We're curious about the Nations with the highest numbers of medals, as we want to know: 
1. Where are the strongest competitive climbers located
2. What sets them apart from other nations climbers, what are they doing differently?

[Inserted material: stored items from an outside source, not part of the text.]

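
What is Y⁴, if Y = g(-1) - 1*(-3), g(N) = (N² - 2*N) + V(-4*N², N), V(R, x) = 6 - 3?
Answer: 6561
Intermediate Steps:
V(R, x) = 3
g(N) = 3 + N² - 2*N (g(N) = (N² - 2*N) + 3 = 3 + N² - 2*N)
Y = 9 (Y = (3 + (-1)² - 2*(-1)) - 1*(-3) = (3 + 1 + 2) + 3 = 6 + 3 = 9)
Y⁴ = 9⁴ = 6561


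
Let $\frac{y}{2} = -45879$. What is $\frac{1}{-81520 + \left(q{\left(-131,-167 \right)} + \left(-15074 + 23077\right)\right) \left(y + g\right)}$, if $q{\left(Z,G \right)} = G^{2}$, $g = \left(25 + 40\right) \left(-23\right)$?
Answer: $- \frac{1}{3347118196} \approx -2.9876 \cdot 10^{-10}$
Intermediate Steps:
$y = -91758$ ($y = 2 \left(-45879\right) = -91758$)
$g = -1495$ ($g = 65 \left(-23\right) = -1495$)
$\frac{1}{-81520 + \left(q{\left(-131,-167 \right)} + \left(-15074 + 23077\right)\right) \left(y + g\right)} = \frac{1}{-81520 + \left(\left(-167\right)^{2} + \left(-15074 + 23077\right)\right) \left(-91758 - 1495\right)} = \frac{1}{-81520 + \left(27889 + 8003\right) \left(-93253\right)} = \frac{1}{-81520 + 35892 \left(-93253\right)} = \frac{1}{-81520 - 3347036676} = \frac{1}{-3347118196} = - \frac{1}{3347118196}$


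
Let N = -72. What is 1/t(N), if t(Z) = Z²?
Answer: 1/5184 ≈ 0.00019290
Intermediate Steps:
1/t(N) = 1/((-72)²) = 1/5184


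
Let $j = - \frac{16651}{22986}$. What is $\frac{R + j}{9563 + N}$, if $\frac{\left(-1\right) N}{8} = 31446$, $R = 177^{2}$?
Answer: $- \frac{720111743}{5562726930} \approx -0.12945$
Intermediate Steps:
$j = - \frac{16651}{22986}$ ($j = \left(-16651\right) \frac{1}{22986} = - \frac{16651}{22986} \approx -0.7244$)
$R = 31329$
$N = -251568$ ($N = \left(-8\right) 31446 = -251568$)
$\frac{R + j}{9563 + N} = \frac{31329 - \frac{16651}{22986}}{9563 - 251568} = \frac{720111743}{22986 \left(-242005\right)} = \frac{720111743}{22986} \left(- \frac{1}{242005}\right) = - \frac{720111743}{5562726930}$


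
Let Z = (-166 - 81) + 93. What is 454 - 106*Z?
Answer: 16778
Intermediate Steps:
Z = -154 (Z = -247 + 93 = -154)
454 - 106*Z = 454 - 106*(-154) = 454 + 16324 = 16778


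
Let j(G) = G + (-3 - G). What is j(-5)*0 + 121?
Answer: 121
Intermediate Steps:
j(G) = -3
j(-5)*0 + 121 = -3*0 + 121 = 0 + 121 = 121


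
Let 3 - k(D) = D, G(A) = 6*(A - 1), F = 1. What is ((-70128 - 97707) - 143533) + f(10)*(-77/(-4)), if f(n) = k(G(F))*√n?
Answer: -311368 + 231*√10/4 ≈ -3.1119e+5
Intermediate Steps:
G(A) = -6 + 6*A (G(A) = 6*(-1 + A) = -6 + 6*A)
k(D) = 3 - D
f(n) = 3*√n (f(n) = (3 - (-6 + 6*1))*√n = (3 - (-6 + 6))*√n = (3 - 1*0)*√n = (3 + 0)*√n = 3*√n)
((-70128 - 97707) - 143533) + f(10)*(-77/(-4)) = ((-70128 - 97707) - 143533) + (3*√10)*(-77/(-4)) = (-167835 - 143533) + (3*√10)*(-77*(-¼)) = -311368 + (3*√10)*(77/4) = -311368 + 231*√10/4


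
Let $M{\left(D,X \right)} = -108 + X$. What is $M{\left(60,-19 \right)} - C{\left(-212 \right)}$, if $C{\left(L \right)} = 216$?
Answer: $-343$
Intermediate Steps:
$M{\left(60,-19 \right)} - C{\left(-212 \right)} = \left(-108 - 19\right) - 216 = -127 - 216 = -343$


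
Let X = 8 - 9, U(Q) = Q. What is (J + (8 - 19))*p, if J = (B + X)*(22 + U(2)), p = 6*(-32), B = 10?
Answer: -39360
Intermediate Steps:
X = -1
p = -192
J = 216 (J = (10 - 1)*(22 + 2) = 9*24 = 216)
(J + (8 - 19))*p = (216 + (8 - 19))*(-192) = (216 - 11)*(-192) = 205*(-192) = -39360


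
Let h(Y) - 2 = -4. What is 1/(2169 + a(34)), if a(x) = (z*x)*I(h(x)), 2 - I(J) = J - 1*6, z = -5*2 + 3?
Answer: -1/211 ≈ -0.0047393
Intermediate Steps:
h(Y) = -2 (h(Y) = 2 - 4 = -2)
z = -7 (z = -10 + 3 = -7)
I(J) = 8 - J (I(J) = 2 - (J - 1*6) = 2 - (J - 6) = 2 - (-6 + J) = 2 + (6 - J) = 8 - J)
a(x) = -70*x (a(x) = (-7*x)*(8 - 1*(-2)) = (-7*x)*(8 + 2) = -7*x*10 = -70*x)
1/(2169 + a(34)) = 1/(2169 - 70*34) = 1/(2169 - 2380) = 1/(-211) = -1/211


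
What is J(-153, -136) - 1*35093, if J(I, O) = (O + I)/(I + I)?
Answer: -631657/18 ≈ -35092.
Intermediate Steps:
J(I, O) = (I + O)/(2*I) (J(I, O) = (I + O)/((2*I)) = (I + O)*(1/(2*I)) = (I + O)/(2*I))
J(-153, -136) - 1*35093 = (½)*(-153 - 136)/(-153) - 1*35093 = (½)*(-1/153)*(-289) - 35093 = 17/18 - 35093 = -631657/18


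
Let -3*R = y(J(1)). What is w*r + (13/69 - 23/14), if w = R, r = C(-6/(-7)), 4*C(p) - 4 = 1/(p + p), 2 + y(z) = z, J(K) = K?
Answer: -24865/23184 ≈ -1.0725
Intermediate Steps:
y(z) = -2 + z
C(p) = 1 + 1/(8*p) (C(p) = 1 + 1/(4*(p + p)) = 1 + 1/(4*((2*p))) = 1 + (1/(2*p))/4 = 1 + 1/(8*p))
R = 1/3 (R = -(-2 + 1)/3 = -1/3*(-1) = 1/3 ≈ 0.33333)
r = 55/48 (r = (1/8 - 6/(-7))/((-6/(-7))) = (1/8 - 6*(-1/7))/((-6*(-1/7))) = (1/8 + 6/7)/(6/7) = (7/6)*(55/56) = 55/48 ≈ 1.1458)
w = 1/3 ≈ 0.33333
w*r + (13/69 - 23/14) = (1/3)*(55/48) + (13/69 - 23/14) = 55/144 + (13*(1/69) - 23*1/14) = 55/144 + (13/69 - 23/14) = 55/144 - 1405/966 = -24865/23184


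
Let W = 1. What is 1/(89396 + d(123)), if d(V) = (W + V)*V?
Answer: 1/104648 ≈ 9.5558e-6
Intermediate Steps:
d(V) = V*(1 + V) (d(V) = (1 + V)*V = V*(1 + V))
1/(89396 + d(123)) = 1/(89396 + 123*(1 + 123)) = 1/(89396 + 123*124) = 1/(89396 + 15252) = 1/104648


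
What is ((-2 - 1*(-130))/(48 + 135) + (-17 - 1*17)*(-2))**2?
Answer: 158055184/33489 ≈ 4719.6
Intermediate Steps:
((-2 - 1*(-130))/(48 + 135) + (-17 - 1*17)*(-2))**2 = ((-2 + 130)/183 + (-17 - 17)*(-2))**2 = (128*(1/183) - 34*(-2))**2 = (128/183 + 68)**2 = (12572/183)**2 = 158055184/33489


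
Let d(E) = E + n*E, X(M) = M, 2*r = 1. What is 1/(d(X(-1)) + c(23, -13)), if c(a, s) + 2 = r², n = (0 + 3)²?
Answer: -4/47 ≈ -0.085106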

Finding the average in total metals

In [39]:
avg_medals = IFSC_Rankings['Total'].mean()
avg_medals

13.91304347826087

In [44]:
#Filtering out Nations that fall below the average of medals won
avg_filter = IFSC_Rankings['Total'] >= avg_medals
filtered_avg_rankings = IFSC_Rankings[avg_filter].so

#interesting insight that some countries rankings are quality over quantity such as Austria and Ukraine.
filtered_avg_rankings

Unnamed: 0_level_0,Nation,Gold,Silver,Bronze,Total
Rank,Unnamed: 1_level_1,Unnamed: 2_level_1,Unnamed: 3_level_1,Unnamed: 4_level_1,Unnamed: 5_level_1
1,Russia (RUS),16,14,23,53
2,Austria (AUT),13,6,8,27
3,France (FRA),12,14,17,43
4,Ukraine (UKR),11,7,5,23
5,Slovenia (SLO),7,6,5,18
6,Czech Republic (CZE),6,10,4,20
7,Japan (JPN),5,8,6,19
8,Poland (POL),5,4,8,17
17,Germany (GER),2,5,8,15


Let's look a little closely, at the 75th percentile of medal earners and compare our data!

In [43]:
percentile_rankings = IFSC_Rankings['Total'].quantile(.75)
percentile_rankings

18.5

In [46]:
#filtering out our data by 75% value 
percentile_filter = IFSC_Rankings['Total'] >= percentile_rankings
filtered_percentile_rankings = IFSC_Rankings[percentile_filter]
filtered_percentile_rankings

Unnamed: 0_level_0,Nation,Gold,Silver,Bronze,Total
Rank,Unnamed: 1_level_1,Unnamed: 2_level_1,Unnamed: 3_level_1,Unnamed: 4_level_1,Unnamed: 5_level_1
1,Russia (RUS),16,14,23,53
2,Austria (AUT),13,6,8,27
3,France (FRA),12,14,17,43
4,Ukraine (UKR),11,7,5,23
6,Czech Republic (CZE),6,10,4,20
7,Japan (JPN),5,8,6,19


One interesting insight from our data that we can see is that 6/7 of the Nations that are in the IFSC rankings are in Europe, with Japan being the sole outlier even amongst the top 8 total medal winners.
There's two actionable insights that we can take further into our data:
1. Looking into Russia and their abnormal amount of medals, (which in total double Austria, at second place)
2. Look into Japan, our interesting outlier Nation not in Europe, (who also has a lot of strong and fan favorite athletes such as Tomoa Narasaki and Miho Nonaka of who I'm big fans of!)